Highways England has unveiled its roadmap to net zero by 2050. The transport agency, responsible for roads across England, will look to decarbonise motorways and A-roads.
The new plan builds on the agency’s work in reducing carbon output since 2015. It sets out a comprehensive roadmap to rapidly decarbonise the strategic-road network (SRN) in England. This will help the country to meet its climate targets, as it looks towards a net-zero future.
While much is made of the need to reduce fleet emissions or cut carbon output in manufacturing, road networks will also play a crucial part in reducing overall pollution from the automotive industry. Maintaining these networks goes alongside the power consumption for lighting and services in causing high-emission output.
Highways England plans to achieve decarbonisation through three key commitments; achieving net zero for its own operations by 2030, delivering net-zero road maintenance and construction by 2040, and supporting net-zero carbon travel on roads by 2050.
Contractors and suppliers will also be required to act, including commitments to reduce carbon year on year using the latest technologies so that by 2040 road maintenance and construction are near-zero emissions.
The future of road travel is a zero-carbon one, powered by renewable electricity, hydrogen and biofuels.Net zero highways: Our 2030/2040/2050 plan
Highways England has been progressing with its net-zero plans for some time. The organisation has introduced plug-in hybrids (PHEVs) to its fleet, and installed LED lighting on the M62. It also used recycling and solar power for resurfacing on the A590.
The report highlights that while many see cars as a problem when it comes to the climate emergency, 80% of families in England own a car. Road travel will decarbonise fast, thanks to the rollout of battery-electric vehicles (BEVs) and the UK government’s plans to ban new petrol and diesel sales by 2030. The government’s Transport Decarbonisation Plan puts the country on a trajectory to do the same for heavy-goods vehicles from 2040.

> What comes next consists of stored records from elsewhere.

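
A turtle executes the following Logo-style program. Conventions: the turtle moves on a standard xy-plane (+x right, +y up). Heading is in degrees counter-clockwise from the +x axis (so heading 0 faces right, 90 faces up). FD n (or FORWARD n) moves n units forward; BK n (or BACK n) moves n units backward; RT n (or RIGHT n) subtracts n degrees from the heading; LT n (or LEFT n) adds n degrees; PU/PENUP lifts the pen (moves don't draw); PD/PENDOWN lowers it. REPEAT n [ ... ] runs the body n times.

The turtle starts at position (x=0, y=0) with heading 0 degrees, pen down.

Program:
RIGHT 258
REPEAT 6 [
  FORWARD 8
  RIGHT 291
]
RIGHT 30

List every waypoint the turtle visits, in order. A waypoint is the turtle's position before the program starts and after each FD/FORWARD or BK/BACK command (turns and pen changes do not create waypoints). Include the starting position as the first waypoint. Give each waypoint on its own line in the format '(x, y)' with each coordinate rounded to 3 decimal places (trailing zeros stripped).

Answer: (0, 0)
(-1.663, 7.825)
(-9.565, 9.077)
(-13.565, 2.148)
(-8.53, -4.069)
(-0.922, -1.597)
(-0.503, 6.392)

Derivation:
Executing turtle program step by step:
Start: pos=(0,0), heading=0, pen down
RT 258: heading 0 -> 102
REPEAT 6 [
  -- iteration 1/6 --
  FD 8: (0,0) -> (-1.663,7.825) [heading=102, draw]
  RT 291: heading 102 -> 171
  -- iteration 2/6 --
  FD 8: (-1.663,7.825) -> (-9.565,9.077) [heading=171, draw]
  RT 291: heading 171 -> 240
  -- iteration 3/6 --
  FD 8: (-9.565,9.077) -> (-13.565,2.148) [heading=240, draw]
  RT 291: heading 240 -> 309
  -- iteration 4/6 --
  FD 8: (-13.565,2.148) -> (-8.53,-4.069) [heading=309, draw]
  RT 291: heading 309 -> 18
  -- iteration 5/6 --
  FD 8: (-8.53,-4.069) -> (-0.922,-1.597) [heading=18, draw]
  RT 291: heading 18 -> 87
  -- iteration 6/6 --
  FD 8: (-0.922,-1.597) -> (-0.503,6.392) [heading=87, draw]
  RT 291: heading 87 -> 156
]
RT 30: heading 156 -> 126
Final: pos=(-0.503,6.392), heading=126, 6 segment(s) drawn
Waypoints (7 total):
(0, 0)
(-1.663, 7.825)
(-9.565, 9.077)
(-13.565, 2.148)
(-8.53, -4.069)
(-0.922, -1.597)
(-0.503, 6.392)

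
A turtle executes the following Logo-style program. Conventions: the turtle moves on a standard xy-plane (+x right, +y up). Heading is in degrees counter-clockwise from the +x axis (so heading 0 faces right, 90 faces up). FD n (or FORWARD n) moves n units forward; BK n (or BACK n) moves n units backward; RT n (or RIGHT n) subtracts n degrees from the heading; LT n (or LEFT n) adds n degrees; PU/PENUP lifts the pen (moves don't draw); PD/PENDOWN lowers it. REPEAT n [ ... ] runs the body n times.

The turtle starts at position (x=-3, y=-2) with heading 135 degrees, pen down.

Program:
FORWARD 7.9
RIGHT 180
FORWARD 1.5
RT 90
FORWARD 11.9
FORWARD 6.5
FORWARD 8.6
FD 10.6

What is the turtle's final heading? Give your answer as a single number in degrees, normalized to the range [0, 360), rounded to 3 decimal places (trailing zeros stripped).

Answer: 225

Derivation:
Executing turtle program step by step:
Start: pos=(-3,-2), heading=135, pen down
FD 7.9: (-3,-2) -> (-8.586,3.586) [heading=135, draw]
RT 180: heading 135 -> 315
FD 1.5: (-8.586,3.586) -> (-7.525,2.525) [heading=315, draw]
RT 90: heading 315 -> 225
FD 11.9: (-7.525,2.525) -> (-15.94,-5.889) [heading=225, draw]
FD 6.5: (-15.94,-5.889) -> (-20.536,-10.485) [heading=225, draw]
FD 8.6: (-20.536,-10.485) -> (-26.617,-16.566) [heading=225, draw]
FD 10.6: (-26.617,-16.566) -> (-34.113,-24.062) [heading=225, draw]
Final: pos=(-34.113,-24.062), heading=225, 6 segment(s) drawn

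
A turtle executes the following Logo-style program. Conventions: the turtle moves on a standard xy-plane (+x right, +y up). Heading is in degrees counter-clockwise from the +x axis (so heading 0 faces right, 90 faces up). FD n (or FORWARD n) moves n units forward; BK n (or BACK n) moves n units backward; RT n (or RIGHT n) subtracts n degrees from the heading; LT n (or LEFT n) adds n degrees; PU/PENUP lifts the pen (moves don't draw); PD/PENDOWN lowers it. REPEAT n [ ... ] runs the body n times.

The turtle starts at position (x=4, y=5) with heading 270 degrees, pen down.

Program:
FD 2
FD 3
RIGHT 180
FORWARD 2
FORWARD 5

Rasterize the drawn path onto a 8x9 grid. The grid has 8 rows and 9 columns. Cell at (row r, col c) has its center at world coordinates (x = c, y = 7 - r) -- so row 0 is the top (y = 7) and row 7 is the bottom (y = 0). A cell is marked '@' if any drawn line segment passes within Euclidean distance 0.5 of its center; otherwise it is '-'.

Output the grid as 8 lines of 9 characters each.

Segment 0: (4,5) -> (4,3)
Segment 1: (4,3) -> (4,0)
Segment 2: (4,0) -> (4,2)
Segment 3: (4,2) -> (4,7)

Answer: ----@----
----@----
----@----
----@----
----@----
----@----
----@----
----@----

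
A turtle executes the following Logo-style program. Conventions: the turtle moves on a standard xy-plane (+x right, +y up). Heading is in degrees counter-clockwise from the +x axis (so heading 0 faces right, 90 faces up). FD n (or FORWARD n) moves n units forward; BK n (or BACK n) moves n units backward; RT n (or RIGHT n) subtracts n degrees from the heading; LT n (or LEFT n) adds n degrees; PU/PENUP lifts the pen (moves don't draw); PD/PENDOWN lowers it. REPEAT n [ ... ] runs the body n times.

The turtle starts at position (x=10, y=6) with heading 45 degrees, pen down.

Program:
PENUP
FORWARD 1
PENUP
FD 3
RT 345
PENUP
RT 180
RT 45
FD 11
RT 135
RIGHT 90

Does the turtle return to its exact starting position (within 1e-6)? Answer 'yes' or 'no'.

Answer: no

Derivation:
Executing turtle program step by step:
Start: pos=(10,6), heading=45, pen down
PU: pen up
FD 1: (10,6) -> (10.707,6.707) [heading=45, move]
PU: pen up
FD 3: (10.707,6.707) -> (12.828,8.828) [heading=45, move]
RT 345: heading 45 -> 60
PU: pen up
RT 180: heading 60 -> 240
RT 45: heading 240 -> 195
FD 11: (12.828,8.828) -> (2.203,5.981) [heading=195, move]
RT 135: heading 195 -> 60
RT 90: heading 60 -> 330
Final: pos=(2.203,5.981), heading=330, 0 segment(s) drawn

Start position: (10, 6)
Final position: (2.203, 5.981)
Distance = 7.797; >= 1e-6 -> NOT closed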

‘Highways England recognises the threat of climate change and the risks it poses for us all. That is why we are pledging to take effective action to take carbon out of roads,’ said Nick Harris, acting chief executive of Highways England. ‘Today, roads are a convenient, efficient and low-cost way to travel, which is why nine out of 10 passenger miles and 79% of all freight moves on roads. Our plans set out how emissions from our own operations, our construction and our customers will reduce over the coming years.’
Achieving net zero
To achieve its aims, Highways England has set itself deadlines for various targets. By 2025, the organisation has made a Greening Government Commitment (GGC) to reduce its own carbon emissions by 75% compared with the 2017/18 baseline.
By 2030, the body will be net zero for its own emissions. This includes switching roadside lighting to LED – with a projection of 70% completion by 2027, changing its vehicle fleet to BEV models and planting up to three million trees. By 2040, all construction and maintenance activities on the SRN will be net zero.
In addition, in the next road period (2020-2025), the organisation will be taking steps to ensure zero-carbon transport can travel freely on the network. It will be increasing the charging infrastructure and create a blueprint of on-road services for electrically-chargeable vehicles (EVs). There will also be a training programme implemented to ensure traffic officers are able to stay safe when recovering broken down or crashed EVs.
Building the future
Construction and maintenance of the SRN is a large contributor to emissions. According to the report, around 734,000 tonnes of CO2 came from this area during 2020. Without additional action, this will drop to 350,000 tonnes by 2040.
But pushing for net zero offers the opportunity to push the construction industry to deliver on the Committee on Climate Change’s call for the construction industry to be largely decarbonised by 2040. Highways England will focus on the asphalt, cement and steel sectors to decarbonise the construction process. It will use a carbon-management system to embed approaches that minimise emissions, including lean construction practices and the principles of the circular economy. There is also the opportunity to use digital technologies to increase the capacity of its existing network minimising new construction.
‘Our members recognise their responsibilities to protect current and future generations from the impact of climate change,’ said Alasdair Reisner, chief executive at Civil Engineering Contractors Association (CECA). ‘How we build and maintain our roads naturally plays a key role in meeting net-zero goals. Roads form a critical backbone of the UK economy, supporting our personal journeys and contributing substantially to economic growth.
The issue of road building and its contribution to air pollution was highlighted recently by the Welsh government, which has cancelled all new road projects while it runs a review of the process.
The Wales New Transport Strategy, published earlier this year, included a modal shift target for the first time. This requires the country to aim for 45% of journeys to be by sustainable forms of transport by 2045, up from 32% currently. Ministers hope that by cancelling road building, for the time being, money can be shifted into public transport. Both these decisions will, it believes, help the shift to reductions in traffic, and therefore pollution.